Что нас ждёт впереди? На каком перекрёстке вселенной
Я судьбу изменю, поменяв и расчёт и расклад?
И отринув всё то, что когда-то считал несомненным,
Я вслепую навстречу судьбе полечу наугад.
Он летел в черноте космоса. Черный параллелепипед, словно вырезанный из куска неизвестного минерала такой черноты, что свет ближайших звёзд не отражался, а, словно впитывался гладкими, полированными гранями. Ещё недавно его мотало в страшном фотонном шторме в растянутом мире подпространства сразу между двумя червоточинами и стегало ливнем нейтрино так, что весь корпус ходил ходуном. Уходя от сметающего всё на своём пути огромного вала ионизирующего излучения, он совершенно случайно выскочил в точку совмещения нескольких временных потоков. Потом его закрутило и выбросило сюда, в эту часть вселенной. Где он и когда он, его это не интересовало. Как не интересовало то, что один член экипажа был ещё жив.
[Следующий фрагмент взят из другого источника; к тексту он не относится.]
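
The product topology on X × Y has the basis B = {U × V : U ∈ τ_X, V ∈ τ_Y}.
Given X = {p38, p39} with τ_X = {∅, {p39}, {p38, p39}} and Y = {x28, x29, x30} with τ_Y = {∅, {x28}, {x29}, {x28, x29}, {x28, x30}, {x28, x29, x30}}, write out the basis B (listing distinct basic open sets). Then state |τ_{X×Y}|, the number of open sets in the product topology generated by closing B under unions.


Basis B = {∅ × ∅, {p39} × {x28}, {p39} × {x29}, {p38, p39} × {x28}, {p38, p39} × {x29}, {p39} × {x28, x29}, {p39} × {x28, x30}, {p39} × {x28, x29, x30}, {p38, p39} × {x28, x29}, {p38, p39} × {x28, x30}, {p38, p39} × {x28, x29, x30}}; |τ_{X×Y}| = 18.

Enumerate products U × V with U ∈ τ_X, V ∈ τ_Y (deduplicated):
  ∅ × ∅ = {} (∅)
  {p39} × {x28} = {(p39,x28)}
  {p39} × {x29} = {(p39,x29)}
  {p38, p39} × {x28} = {(p38,x28), (p39,x28)}
  {p38, p39} × {x29} = {(p38,x29), (p39,x29)}
  {p39} × {x28, x29} = {(p39,x28), (p39,x29)}
  {p39} × {x28, x30} = {(p39,x28), (p39,x30)}
  {p39} × {x28, x29, x30} = {(p39,x28), (p39,x29), (p39,x30)}
  {p38, p39} × {x28, x29} = {(p38,x28), (p38,x29), (p39,x28), (p39,x29)}
  {p38, p39} × {x28, x30} = {(p38,x28), (p38,x30), (p39,x28), (p39,x30)}
  {p38, p39} × {x28, x29, x30} = {(p38,x28), (p38,x29), (p38,x30), (p39,x28), (p39,x29), (p39,x30)}
These 11 distinct sets form the basis B.
Close under arbitrary unions to get τ_{X×Y}; counting gives |τ_{X×Y}| = 18.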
Когда медицинский модуль доложил о том, что экипаж не выдержал перегрузок в захваченном фотонным шквалом корабле и признаки жизни подаёт только авторизированный капитан, он приказал ему провести экстренные реанимационные мероприятия. Не из жалости, сострадания или человеколюбия, нет. Просто это было заложено в программе: бороться за жизнь экипажа. Но, после того, как модуль доложил о том, что повреждения капитана не совместимы с жизнью и его смерть, это только вопрос времени, искусственный интеллект потерял к выжившему всякий интерес.
Сейчас он терпеливо ждал, когда последний человек умрёт, чтобы потом, следуя программе, найти планету, пригодную для жизни гуманоидных форм и, спрятавшись понадёжнее, законсервироваться и ждать. Просто ждать, сколько бы ни прошло времени. Когда-нибудь его должны были найти. А пока он неспешно собирал данные, поступающие с зондов и датчиков, выискивая в окружающем его космосе подходящее место для посадки. Медицинский модуль, наконец, сообщил о том, что последний член экипажа прекратил свою жизнедеятельность, и искусственный интеллект приступил к обработке данных. Пора было готовиться к консервации.
Подходящая звёздная система нашлась неподалёку. Уверенно преодолев пояс астероидов, он поплыл к третьей от звезды планете, на которой, согласно данным, есть все необходимые условия. Посадка вышла вполне штатной, после чего, два бота, выпущенные наружу, создали необходимое внутри базальтового основания давление, вытолкнув наружу заранее рассчитанный кусок скалы. Потом ещё несколько ботов за двое местных суток, идеально совпадающих с бортовым исчислением, оборудовали место консервации глубоко под скалой. Осталось только запечатать вход и устроить вентиляционные выходы, замаскированные под естественные трещины в монолите. Вентиляция была нужна, ведь реактор продолжал работать, хоть и в экономичном режиме. До конца глушить его было нельзя.
Выполнив все регламентные работы, он приступил к консервации всех систем, а потом, когда всё было выполнено, перешёл в спящий режим и принялся ждать. Когда-нибудь его обязательно найдут.
Последний бой был просто кошмарным. После того, как их десантный модуль достиг планеты, то сразу подвергся такому плотному обстрелу плазмой, что половина десантников так и не смогла выбраться на поверхность. Так и сгорели вместе с модулем. Капрал Ленски собрал всех выживших и увёл в небольшую расселину, как нельзя кстати, подвернувшуюся, совсем рядом с местом их последней посадки.
– Быстро, беременные ленивцы! – орал он надсаженным горлом, мучительно кашляя. – Шевелите булками, если хотите прожить еще, хотя бы, пять минут.
Ленски был страшен. Без шлема, который он потерял где-то в первые минуты десантирования, с опаленными волосами, бровями и ресницами, обожжённой щекой, по которой из лопнувшего огромного волдыря стекала сукровица, он сверкал белками глаз на закопчённом лице и размахивал пятикилограммовым штурмовым комплексом, словно лёгкой юнармейской винтовкой из полиамидного пластика.